I don't think of the Forge primarily as literary theory (maybe because I'm not a literary theorist). I think of it as closer to interpretive sociology or cultural anthropology, but with a practial bent. It is trying to make sense of certain human behaviours, with an eye to improving them.
For the sociologist or anthropologist it is very important to have regard to the religious beliefs of a community. But in putting forward accounts of that community's behaviour, it is not permisssible for the sociologist or anthropologist to appeal to the doings of gods or spirits. Such entities will figure only as the objects of belief, and it is the beliefs, not the spiritual beings, that are imputed with causal power.
And if the Forge ignored the Watsonian in favour of the Doylist, if they focussed on the experience of the player over the in-game logic this was at the very least a useful correction to analysis that had been almost exclusively the other way.
Personally I see it as more than a useful correction! Playing a game creates an experience. I want designers to have that experience in mind when designing games.
How many crappy modules have been written because the author only thought about writing an interesting story, as opposed to producing an interesting and engaging play experience?
If you're designing a game, then you should obviously bear in mind that it is a game, so it should be playable. It doesn't matter how descriptive or accurate your mechanics are, if the net result is a game which is unplayable.
If you're talking about the events which occur within the game world, then they should not need to take into account the politics and preferences of the players at the table.
There is no roleplaying game that I know of where the events that occur within the gameworld have not been conceived of by reference to the preferences of the game participants.
For instance, in D&D the game is designed to ensure that the events at the table include monsters, treasure etc rather than farming, peasantry etc. That is not a coincidence; it's a design feature.
In Classic Traveller, nearly every PC ends up being skilled in combat and having some adventurous experience or expertise (fighting, bribing etc). The world of Traveller contains plenty of ordinary shopkeepers and bureuacrats, but the PCs don't live such lives, either in thei backstories or in play. This is not a coincidence; it's a design feature.
There are different ways of ensuring that the events in a game will be engaging to the participants in the game. AD&D and Traveller both rely heavily on random tables strongly weighted towards dramatic events. Other games rely on GM judgement, player judgement or some combination of both.
If PC 1 is fanatically loyal to PC 2, but highly suspicious of PC 3, then that has zero bearing on the out-of-game relationship between Players 1, 2, and 3; and vice versa.

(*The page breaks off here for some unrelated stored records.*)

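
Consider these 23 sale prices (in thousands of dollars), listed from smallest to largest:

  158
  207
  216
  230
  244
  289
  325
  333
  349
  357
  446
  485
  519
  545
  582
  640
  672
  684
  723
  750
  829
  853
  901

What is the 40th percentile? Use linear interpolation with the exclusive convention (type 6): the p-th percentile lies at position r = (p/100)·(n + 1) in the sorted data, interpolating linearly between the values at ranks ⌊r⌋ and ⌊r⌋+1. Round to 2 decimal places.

353.80

n = 23.
r = (40/100)·(23 + 1) = 9.6.
Rank 9 is 349 and rank 10 is 357.
Interpolate: 349 + 0.6·(357 − 349) = 349 + 0.6·8 = 353.8.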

I don't see how you can assert this as a general truth. For instance, I can tell you that I have played games in which hostility between two PCs absolutely had a bearing on the out-of-game relationship between two players. If one player's PCs keep killing another player's PCs, the first player may well get irritated at the second player.
This is much like a multi-player boardgame, for instance: if two players repeatedly gang up to knock out a third player, that third play might start to feel picked on.
The same things goes for GM-player relations: if the NPCs and monsters always target and kill one PC rather than another, the player of that PC might feel picked on.
If your players take issue with the content of the game being run, then that's something you should address outside of the game; if they're bored with the random lightning show, then assure them that more interesting things may happen later on if they stick with it, or ask if you should be playing a different game entirely.
I'm not sure what "outside the game" means here.
In the session I GMed on Sunday, my attempts to get actual play underway kept getting stymied by the players - one in particular - discussing things like what sorts of items they might need to help tackle the forthcoming challenges. In the end, I asserted my authority as GM, and told them that if they wanted to build items they should have sorted it out by email during the week, but I wasn't interested in discussing those things now and wanted to get on with the actual play of the game.
Is that resolving something out of the game? It happened during the session. And it was foreclosing a PC option (making potions) for a metagame reason (the endless discussion with no likely outcome driving me bonkers).
There's a huge difference between a character believing something, and it actually being true. And even if it is true, for some high-magic settings, the player is playing the PC - the player isn't playing the guardian angel.
Unless you're playing a game where the players routinely have control over NPCs, but that isn't D&D (unless you're into DMG2 territory, for how to change the game dynamic).
The player might play a guardian angel, much as s/he typically players a character's familiar, pets, and even henchmen.